Isabel shut the door behind her, resting her back against it and heaving a sigh. She turned, peering out the blinds and watching the taillights fade down the driveway. Once they were gone, she picked up the house phone sitting on the old wooden table and dialed his number.
It rang and rang with no answer. She sighed, walking to the kitchen and grabbing the kettle off the stove, filling it with water. She placed it on the burner, turning it on high and pacing around the kitchen. She hadn’t technically done anything wrong, she reminded herself. She was truly trying to do what she believed was best for the boy. She cared about Kyle more than anyone in her life, as much as if he were her own child.
Her phone rang loudly from the living room, causing her to startle. She rushed into the kitchen, her hands shaking as she picked up the receiver.
“Hello?” she whispered into the line.
“Izzy?” His voice told her he’d been asleep.
“Kyle, I’m sorry to wake you, sweetheart.”
“What is it, Iz?”
“Your mother was just here. It worked.”
“It did? What did you tell her?”
“Yes, they tracked your phone here. You were smart to leave it with me. I didn’t tell her anything. I made it seem like you hadn’t been here at all.”
“Did she believe you?” he asked.
“I think so,” she said honestly. “Maybe not completely, but I was convincing. I was on Broadway, you know,” she teased him.
“No, you weren’t,” he said in disbelief.
She laughed aloud. “Okay, you caught me. But I could’ve been.”
“How long ago did they leave?” he asked, changing the subject back to what mattered.
“Just a few moments ago, dear. I think she’s headed home. Did you make it there safely?”
“Yeah, I’m good,” he told her.
“You can’t stay long, sweet boy. She’s worried sick.”
“I know. I just…I don’t know how to face her right now, Izzy. I don’t want her to hate me.”
“My dear, she’s your mother. She could never hate you,” she said, though she wasn’t sure if that were entirely true under the circumstances.
“I wish that were true.”
“You just need to come home and talk to her. She will understand.”
“I don’t know that she will.”
“You’ll never know if you don’t talk to her, Kyle. I understand. I don’t love you any less.”
“You’re different, Izzy. You aren’t like her. You aren’t like Dad.”
“I’m only different because you think of me as different, my sweet. I love you just the same as they do.”
“I’ll come home,” he promised.
“Soon?” she asked.
“I won’t lie to your mother for long.”
“I know. I’m sorry I have to bring you into this.”
She cradled the phone as if she were holding his face, rubbing it gently. “Don’t apologize, Kyle. You’ve done nothing wrong. I will protect you as long as I live, you know that.”

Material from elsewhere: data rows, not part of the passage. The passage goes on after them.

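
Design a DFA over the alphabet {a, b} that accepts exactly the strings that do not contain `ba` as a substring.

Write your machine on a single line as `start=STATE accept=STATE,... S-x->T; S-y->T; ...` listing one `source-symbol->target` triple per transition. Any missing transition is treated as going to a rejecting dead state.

start=q0; accept=q0,q1; q0-a->q0; q0-b->q1; q1-a->q2; q1-b->q1; q2-a->q2; q2-b->q2

This is the complement of 'contains `ba`'. Use the same substring-matching states — q0 through q2 holding how much of `ba` has just been matched — but flip the accepting set: everything except the trap q2 accepts.
        a   b  
>* q0   q0  q1 
 * q1   q2  q1 
   q2   q2  q2 
(> = start, * = accepting)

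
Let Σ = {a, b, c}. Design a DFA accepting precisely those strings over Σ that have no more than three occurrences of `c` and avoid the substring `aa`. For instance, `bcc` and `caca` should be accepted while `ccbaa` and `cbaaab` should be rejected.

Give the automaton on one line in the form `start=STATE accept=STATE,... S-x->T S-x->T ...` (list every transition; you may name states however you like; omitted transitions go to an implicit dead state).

Handle the two conditions separately and then intersect. The first has 5 states tracking the count of `c`s, saturating at 4; the second has 3 states tracking partial matches of the forbidden pattern `aa`. A product state is a pair (one from each), accepting exactly when both do. Equivalent product states are then merged.
9 states suffice.
        a   b   c  
>* q0   q1  q0  q2 
 * q1   q3  q0  q2 
 * q2   q4  q2  q5 
   q3   q3  q3  q3 
 * q4   q3  q2  q5 
 * q5   q6  q5  q7 
 * q6   q3  q5  q7 
 * q7   q8  q7  q3 
 * q8   q3  q7  q3 
(> = start, * = accepting)

start=q0 accept=q0,q1,q2,q4,q5,q6,q7,q8 q0-a->q1 q0-b->q0 q0-c->q2 q1-a->q3 q1-b->q0 q1-c->q2 q2-a->q4 q2-b->q2 q2-c->q5 q3-a->q3 q3-b->q3 q3-c->q3 q4-a->q3 q4-b->q2 q4-c->q5 q5-a->q6 q5-b->q5 q5-c->q7 q6-a->q3 q6-b->q5 q6-c->q7 q7-a->q8 q7-b->q7 q7-c->q3 q8-a->q3 q8-b->q7 q8-c->q3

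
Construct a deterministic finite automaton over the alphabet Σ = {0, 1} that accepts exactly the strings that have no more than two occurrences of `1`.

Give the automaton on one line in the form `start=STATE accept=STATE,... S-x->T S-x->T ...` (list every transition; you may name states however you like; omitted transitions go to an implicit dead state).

start=A accept=A,B,C A-0->A A-1->B B-0->B B-1->C C-0->C C-1->D D-0->D D-1->D

Count `1`s, saturating at 3: states A through C mean 0 through 2 `1`s seen; D means more than 2. Each `1` increments (capped at D); other symbols loop. Accept from {A, B, C}.
4 states suffice.
       0  1 
>* A   A  B 
 * B   B  C 
 * C   C  D 
   D   D  D 
(> = start, * = accepting)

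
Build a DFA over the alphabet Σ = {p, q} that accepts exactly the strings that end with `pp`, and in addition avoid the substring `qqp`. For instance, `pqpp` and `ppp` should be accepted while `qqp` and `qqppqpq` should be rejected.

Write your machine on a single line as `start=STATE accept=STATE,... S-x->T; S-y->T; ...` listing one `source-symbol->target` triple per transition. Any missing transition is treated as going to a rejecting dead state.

Run two small machines in parallel and take their product. One (3 states) tracks how much of the suffix `pp` has currently been matched; the other (4 states) tracks partial matches of the forbidden pattern `qqp`. Each combined state is a pair, one component from each; accept when both components accept.
8 states suffice.
        p   q  
>  S0   S1  S2 
   S1   S3  S2 
   S2   S1  S4 
 * S3   S3  S2 
   S4   S5  S4 
   S5   S6  S7 
   S6   S6  S7 
   S7   S5  S7 
(> = start, * = accepting)

start=S0; accept=S3; S0-p->S1; S0-q->S2; S1-p->S3; S1-q->S2; S2-p->S1; S2-q->S4; S3-p->S3; S3-q->S2; S4-p->S5; S4-q->S4; S5-p->S6; S5-q->S7; S6-p->S6; S6-q->S7; S7-p->S5; S7-q->S7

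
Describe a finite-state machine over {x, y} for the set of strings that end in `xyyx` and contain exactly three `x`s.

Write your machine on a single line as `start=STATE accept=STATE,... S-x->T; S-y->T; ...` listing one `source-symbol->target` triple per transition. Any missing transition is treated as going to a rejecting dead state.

start=A; accept=G; A-x->B; A-y->A; B-x->C; B-y->B; C-x->D; C-y->E; D-x->D; D-y->D; E-x->D; E-y->F; F-x->G; F-y->D; G-x->D; G-y->D

Build one automaton per condition and run them in lockstep. One (5 states) tracks how much of the suffix `xyyx` has currently been matched; the other (5 states) tracks the count of `x`s, saturating at 4. Each combined state is a pair, one component from each; accept when both components accept. After merging equivalent states the machine shrinks.
7 states suffice.
       x  y 
>  A   B  A 
   B   C  B 
   C   D  E 
   D   D  D 
   E   D  F 
   F   G  D 
 * G   D  D 
(> = start, * = accepting)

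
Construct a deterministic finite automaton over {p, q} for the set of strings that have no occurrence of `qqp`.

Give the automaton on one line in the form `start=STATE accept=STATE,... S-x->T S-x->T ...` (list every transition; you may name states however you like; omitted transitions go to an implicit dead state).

This is the complement of 'contains `qqp`'. Use the same substring-matching states — s0 through s3 holding how much of `qqp` has just been matched — but flip the accepting set: everything except the trap s3 accepts.
4 states suffice.
        p   q  
>* s0   s0  s1 
 * s1   s0  s2 
 * s2   s3  s2 
   s3   s3  s3 
(> = start, * = accepting)

start=s0 accept=s0,s1,s2 s0-p->s0 s0-q->s1 s1-p->s0 s1-q->s2 s2-p->s3 s2-q->s2 s3-p->s3 s3-q->s3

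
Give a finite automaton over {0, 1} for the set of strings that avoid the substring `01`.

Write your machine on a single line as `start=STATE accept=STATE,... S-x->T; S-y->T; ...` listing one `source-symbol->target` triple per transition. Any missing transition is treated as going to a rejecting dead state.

start=q0; accept=q0,q1; q0-0->q1; q0-1->q0; q1-0->q1; q1-1->q2; q2-0->q2; q2-1->q2

Track partial matches of the forbidden pattern `01`. State q2 is a dead state reached once `01` has occurred; every other state accepts. q0 means no part of `01` is currently matched.
3 states suffice.
        0   1  
>* q0   q1  q0 
 * q1   q1  q2 
   q2   q2  q2 
(> = start, * = accepting)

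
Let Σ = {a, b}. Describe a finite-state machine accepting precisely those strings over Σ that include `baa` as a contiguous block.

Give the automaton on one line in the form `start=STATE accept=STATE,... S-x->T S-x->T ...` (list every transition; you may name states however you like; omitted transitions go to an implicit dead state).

States s0..s2 record the length of the longest prefix of `baa` that matches the current input suffix. Reaching s3 means `baa` has been seen, and we stay there forever. Accept from s3.
With 4 states:
        a   b  
>  s0   s0  s1 
   s1   s2  s1 
   s2   s3  s1 
 * s3   s3  s3 
(> = start, * = accepting)

start=s0 accept=s3 s0-a->s0 s0-b->s1 s1-a->s2 s1-b->s1 s2-a->s3 s2-b->s1 s3-a->s3 s3-b->s3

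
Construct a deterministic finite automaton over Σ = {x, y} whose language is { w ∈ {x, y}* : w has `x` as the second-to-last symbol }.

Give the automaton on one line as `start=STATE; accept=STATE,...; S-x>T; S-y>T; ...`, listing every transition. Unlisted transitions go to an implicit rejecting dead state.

A DFA must remember the last 2 symbols (since which symbol is second-to-last isn't known until the input ends). Use one state per possible window of the last ≤2 symbols; accept from those whose window starts with `x`.
With 7 states:
        x   y  
>  S0   S1  S2 
   S1   S3  S4 
   S2   S5  S6 
 * S3   S3  S4 
 * S4   S5  S6 
   S5   S3  S4 
   S6   S5  S6 
(> = start, * = accepting)

start=S0; accept=S3,S4; S0-x>S1; S0-y>S2; S1-x>S3; S1-y>S4; S2-x>S5; S2-y>S6; S3-x>S3; S3-y>S4; S4-x>S5; S4-y>S6; S5-x>S3; S5-y>S4; S6-x>S5; S6-y>S6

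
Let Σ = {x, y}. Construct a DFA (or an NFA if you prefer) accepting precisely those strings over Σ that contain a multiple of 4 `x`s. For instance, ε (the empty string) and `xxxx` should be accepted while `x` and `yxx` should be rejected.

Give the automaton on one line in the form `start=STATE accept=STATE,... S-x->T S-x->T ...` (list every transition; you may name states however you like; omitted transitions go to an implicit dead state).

start=q0 accept=q0 q0-x->q1 q0-y->q0 q1-x->q2 q1-y->q1 q2-x->q3 q2-y->q2 q3-x->q0 q3-y->q3

The only thing that matters is how many `x`s have appeared, reduced mod 4. Use one state per residue: q0 for 0, …, q3 for 3. Reading `x` moves to the next residue; anything else stays put. q0 is accepting.
        x   y  
>* q0   q1  q0 
   q1   q2  q1 
   q2   q3  q2 
   q3   q0  q3 
(> = start, * = accepting)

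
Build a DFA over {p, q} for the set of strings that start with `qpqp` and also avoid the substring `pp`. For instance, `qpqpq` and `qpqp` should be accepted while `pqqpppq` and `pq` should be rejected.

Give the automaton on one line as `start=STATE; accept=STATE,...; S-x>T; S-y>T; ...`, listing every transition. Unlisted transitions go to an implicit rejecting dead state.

start=s0; accept=s7,s9; s0-p>s1; s0-q>s2; s1-p>s3; s1-q>s4; s2-p>s5; s2-q>s4; s3-p>s3; s3-q>s3; s4-p>s1; s4-q>s4; s5-p>s3; s5-q>s6; s6-p>s7; s6-q>s4; s7-p>s8; s7-q>s9; s8-p>s8; s8-q>s8; s9-p>s7; s9-q>s9

Build one automaton per condition and run them in lockstep. The first has 6 states tracking whether the input so far still matches the prefix `qpqp`; the second has 3 states tracking partial matches of the forbidden pattern `pp`. A product state is a pair (one from each), accepting exactly when both do.
With 10 states:
        p   q  
>  s0   s1  s2 
   s1   s3  s4 
   s2   s5  s4 
   s3   s3  s3 
   s4   s1  s4 
   s5   s3  s6 
   s6   s7  s4 
 * s7   s8  s9 
   s8   s8  s8 
 * s9   s7  s9 
(> = start, * = accepting)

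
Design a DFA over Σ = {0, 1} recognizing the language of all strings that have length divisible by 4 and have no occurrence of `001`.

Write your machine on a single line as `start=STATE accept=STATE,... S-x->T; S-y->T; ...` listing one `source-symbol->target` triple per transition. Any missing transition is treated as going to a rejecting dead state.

Handle the two conditions separately and then intersect. The first has 4 states tracking the input length modulo 4; the second has 4 states tracking partial matches of the forbidden pattern `001`. A product state is a pair (one from each), accepting exactly when both do. After merging equivalent states the machine shrinks.
A 13-state machine:
          0    1  
>* q0     q1   q2 
   q1     q3   q4 
   q2     q5   q4 
   q3     q6   q7 
   q4     q8   q9 
   q5     q6   q9 
   q6    q10   q7 
   q7     q7   q7 
   q8    q10   q0 
   q9    q11   q0 
 * q10   q12   q7 
 * q11   q12   q2 
   q12    q3   q7 
(> = start, * = accepting)

start=q0; accept=q0,q10,q11; q0-0->q1; q0-1->q2; q1-0->q3; q1-1->q4; q2-0->q5; q2-1->q4; q3-0->q6; q3-1->q7; q4-0->q8; q4-1->q9; q5-0->q6; q5-1->q9; q6-0->q10; q6-1->q7; q7-0->q7; q7-1->q7; q8-0->q10; q8-1->q0; q9-0->q11; q9-1->q0; q10-0->q12; q10-1->q7; q11-0->q12; q11-1->q2; q12-0->q3; q12-1->q7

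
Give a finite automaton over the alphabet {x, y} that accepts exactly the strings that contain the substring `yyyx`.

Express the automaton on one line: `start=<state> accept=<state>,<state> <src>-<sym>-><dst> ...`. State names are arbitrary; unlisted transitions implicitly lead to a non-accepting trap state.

States q0..q3 record the length of the longest prefix of `yyyx` that matches the current input suffix. Reaching q4 means `yyyx` has been seen, and we stay there forever. Accept from q4.
        x   y  
>  q0   q0  q1 
   q1   q0  q2 
   q2   q0  q3 
   q3   q4  q3 
 * q4   q4  q4 
(> = start, * = accepting)

start=q0 accept=q4 q0-x->q0 q0-y->q1 q1-x->q0 q1-y->q2 q2-x->q0 q2-y->q3 q3-x->q4 q3-y->q3 q4-x->q4 q4-y->q4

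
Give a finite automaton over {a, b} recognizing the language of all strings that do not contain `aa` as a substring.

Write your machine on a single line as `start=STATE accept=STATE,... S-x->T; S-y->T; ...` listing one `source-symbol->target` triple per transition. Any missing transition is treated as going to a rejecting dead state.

Track partial matches of the forbidden pattern `aa`. State q2 is a dead state reached once `aa` has occurred; every other state accepts. q0 means no part of `aa` is currently matched.
A 3-state machine:
        a   b  
>* q0   q1  q0 
 * q1   q2  q0 
   q2   q2  q2 
(> = start, * = accepting)

start=q0; accept=q0,q1; q0-a->q1; q0-b->q0; q1-a->q2; q1-b->q0; q2-a->q2; q2-b->q2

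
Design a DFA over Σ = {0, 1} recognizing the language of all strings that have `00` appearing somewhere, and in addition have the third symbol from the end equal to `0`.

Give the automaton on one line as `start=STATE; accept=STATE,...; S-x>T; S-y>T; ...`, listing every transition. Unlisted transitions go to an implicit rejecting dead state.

Run two small machines in parallel and take their product. The first has 3 states tracking whether and how much of `00` has been seen; the second has 15 states tracking the last 3 symbols read. A product state is a pair (one from each), accepting exactly when both do. After merging equivalent states the machine shrinks.
       0  1 
>  A   B  A 
   B   C  A 
   C   D  E 
 * D   D  E 
 * E   F  G 
 * F   C  H 
 * G   I  J 
   H   F  G 
   I   C  H 
   J   I  J 
(> = start, * = accepting)

start=A; accept=D,E,F,G; A-0>B; A-1>A; B-0>C; B-1>A; C-0>D; C-1>E; D-0>D; D-1>E; E-0>F; E-1>G; F-0>C; F-1>H; G-0>I; G-1>J; H-0>F; H-1>G; I-0>C; I-1>H; J-0>I; J-1>J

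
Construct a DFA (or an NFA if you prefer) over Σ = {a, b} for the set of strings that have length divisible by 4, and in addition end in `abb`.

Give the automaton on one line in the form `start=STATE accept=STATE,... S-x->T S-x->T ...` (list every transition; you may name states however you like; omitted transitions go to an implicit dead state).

start=S0 accept=S6 S0-a->S1 S0-b->S1 S1-a->S2 S1-b->S3 S2-a->S4 S2-b->S5 S3-a->S4 S3-b->S4 S4-a->S0 S4-b->S0 S5-a->S0 S5-b->S6 S6-a->S1 S6-b->S1

Run two small machines in parallel and take their product. The first has 4 states tracking the input length modulo 4; the second has 4 states tracking how much of the suffix `abb` has currently been matched. A product state is a pair (one from each), accepting exactly when both do. Equivalent product states are then merged.
7 states suffice.
        a   b  
>  S0   S1  S1 
   S1   S2  S3 
   S2   S4  S5 
   S3   S4  S4 
   S4   S0  S0 
   S5   S0  S6 
 * S6   S1  S1 
(> = start, * = accepting)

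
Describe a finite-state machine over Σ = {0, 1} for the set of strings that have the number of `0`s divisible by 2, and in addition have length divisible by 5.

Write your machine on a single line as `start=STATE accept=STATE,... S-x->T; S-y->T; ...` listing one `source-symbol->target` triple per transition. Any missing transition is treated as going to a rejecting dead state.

start=S0; accept=S0; S0-0->S1; S0-1->S2; S1-0->S3; S1-1->S4; S2-0->S4; S2-1->S3; S3-0->S5; S3-1->S6; S4-0->S6; S4-1->S5; S5-0->S7; S5-1->S8; S6-0->S8; S6-1->S7; S7-0->S9; S7-1->S0; S8-0->S0; S8-1->S9; S9-0->S2; S9-1->S1

Build one automaton per condition and run them in lockstep. One (2 states) tracks the count of `0`s modulo 2; the other (5 states) tracks the input length modulo 5. Each combined state is a pair, one component from each; accept when both components accept.
With 10 states:
        0   1  
>* S0   S1  S2 
   S1   S3  S4 
   S2   S4  S3 
   S3   S5  S6 
   S4   S6  S5 
   S5   S7  S8 
   S6   S8  S7 
   S7   S9  S0 
   S8   S0  S9 
   S9   S2  S1 
(> = start, * = accepting)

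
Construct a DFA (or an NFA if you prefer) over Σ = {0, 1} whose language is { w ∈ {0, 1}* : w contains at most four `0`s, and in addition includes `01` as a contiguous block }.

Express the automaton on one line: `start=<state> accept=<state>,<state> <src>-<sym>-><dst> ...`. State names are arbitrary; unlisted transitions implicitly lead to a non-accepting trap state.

Handle the two conditions separately and then intersect. The first has 6 states tracking the count of `0`s, saturating at 5; the second has 3 states tracking whether and how much of `01` has been seen. A product state is a pair (one from each), accepting exactly when both do. After merging equivalent states the machine shrinks.
       0  1 
>  A   B  A 
   B   C  D 
   C   E  F 
 * D   F  D 
   E   G  H 
 * F   H  F 
   G   I  J 
 * H   J  H 
   I   I  I 
 * J   I  J 
(> = start, * = accepting)

start=A accept=D,F,H,J A-0->B A-1->A B-0->C B-1->D C-0->E C-1->F D-0->F D-1->D E-0->G E-1->H F-0->H F-1->F G-0->I G-1->J H-0->J H-1->H I-0->I I-1->I J-0->I J-1->J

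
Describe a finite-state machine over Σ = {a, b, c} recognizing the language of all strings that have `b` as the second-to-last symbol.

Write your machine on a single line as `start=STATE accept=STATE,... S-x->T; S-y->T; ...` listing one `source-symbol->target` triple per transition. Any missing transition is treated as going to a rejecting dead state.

start=q0; accept=q7,q8,q9; q0-a->q1; q0-b->q2; q0-c->q3; q1-a->q4; q1-b->q5; q1-c->q6; q2-a->q7; q2-b->q8; q2-c->q9; q3-a->q10; q3-b->q11; q3-c->q12; q4-a->q4; q4-b->q5; q4-c->q6; q5-a->q7; q5-b->q8; q5-c->q9; q6-a->q10; q6-b->q11; q6-c->q12; q7-a->q4; q7-b->q5; q7-c->q6; q8-a->q7; q8-b->q8; q8-c->q9; q9-a->q10; q9-b->q11; q9-c->q12; q10-a->q4; q10-b->q5; q10-c->q6; q11-a->q7; q11-b->q8; q11-c->q9; q12-a->q10; q12-b->q11; q12-c->q12

Because acceptance depends on a position counted from the end, the machine has to buffer the most recent 2 symbols. Make each state the string of the last up-to-2 symbols read; on input `x` shift the window left and append `x`. Accept when the buffered window has length 2 and begins with `b`.
13 states suffice.
          a    b    c  
>  q0     q1   q2   q3 
   q1     q4   q5   q6 
   q2     q7   q8   q9 
   q3    q10  q11  q12 
   q4     q4   q5   q6 
   q5     q7   q8   q9 
   q6    q10  q11  q12 
 * q7     q4   q5   q6 
 * q8     q7   q8   q9 
 * q9    q10  q11  q12 
   q10    q4   q5   q6 
   q11    q7   q8   q9 
   q12   q10  q11  q12 
(> = start, * = accepting)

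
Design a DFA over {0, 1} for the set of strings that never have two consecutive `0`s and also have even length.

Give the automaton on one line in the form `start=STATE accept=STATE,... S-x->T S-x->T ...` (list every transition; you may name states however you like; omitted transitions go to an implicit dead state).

start=q0 accept=q0,q4 q0-0->q1 q0-1->q2 q1-0->q3 q1-1->q0 q2-0->q4 q2-1->q0 q3-0->q5 q3-1->q5 q4-0->q5 q4-1->q2 q5-0->q3 q5-1->q3

Handle the two conditions separately and then intersect. One (3 states) tracks partial matches of the forbidden pattern `00`; the other (2 states) tracks the input length modulo 2. Each combined state is a pair, one component from each; accept when both components accept.
        0   1  
>* q0   q1  q2 
   q1   q3  q0 
   q2   q4  q0 
   q3   q5  q5 
 * q4   q5  q2 
   q5   q3  q3 
(> = start, * = accepting)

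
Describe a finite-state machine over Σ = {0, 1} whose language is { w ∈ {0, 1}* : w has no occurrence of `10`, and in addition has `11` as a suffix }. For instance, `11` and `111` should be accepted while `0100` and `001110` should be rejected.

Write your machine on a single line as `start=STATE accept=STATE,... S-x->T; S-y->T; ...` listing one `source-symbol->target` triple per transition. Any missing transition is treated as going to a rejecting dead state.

start=s0; accept=s3; s0-0->s0; s0-1->s1; s1-0->s2; s1-1->s3; s2-0->s2; s2-1->s2; s3-0->s2; s3-1->s3

Build one automaton per condition and run them in lockstep. The first has 3 states tracking partial matches of the forbidden pattern `10`; the second has 3 states tracking how much of the suffix `11` has currently been matched. A product state is a pair (one from each), accepting exactly when both do. Minimizing collapses redundant product states.
4 states suffice.
        0   1  
>  s0   s0  s1 
   s1   s2  s3 
   s2   s2  s2 
 * s3   s2  s3 
(> = start, * = accepting)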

“I know,” he said. “I just wish I could change everything.”
“You can’t change anything but the future, sweet boy. That’s just how life works.”
“It sucks sometimes,” he said, yawning.
“You should get some rest, m’dear,” she said kindly. “I’ll talk to you in the morning.”
“Take care, sweetheart. Sweet dreams. It’s going to get better.”
“Goodnight,” he said softly, just moments before the line went dead.
She placed the phone down, her heart full of sadness. There was nothing she wouldn’t do to take that boy’s pain away. She wished more than anything she could promise him that it would all be okay, though she knew that was a promise that wasn’t up to her.
She wiped a stray tear from her eye, jumping once again as the tea kettle began screaming from the kitchen. She raced in, grabbing it from the burner and cursing as the steam burned her wrist. She took a mug down from the cabinet, filled it, and placed a tea bag into the scalding water.
She turned around, throwing the tea down. “Christ!” she yelled.
“I think we need to talk,” he said, staring into her eyes. She hadn’t heard the door open, his footsteps muffled by the blaring of the tea kettle.
“How much did you hear?” she asked, not daring to move to clean up her tea.
“Everything,” Frank said, grabbing a towel from the back of a nearby chair and tossing it to her. “Now start explaining.”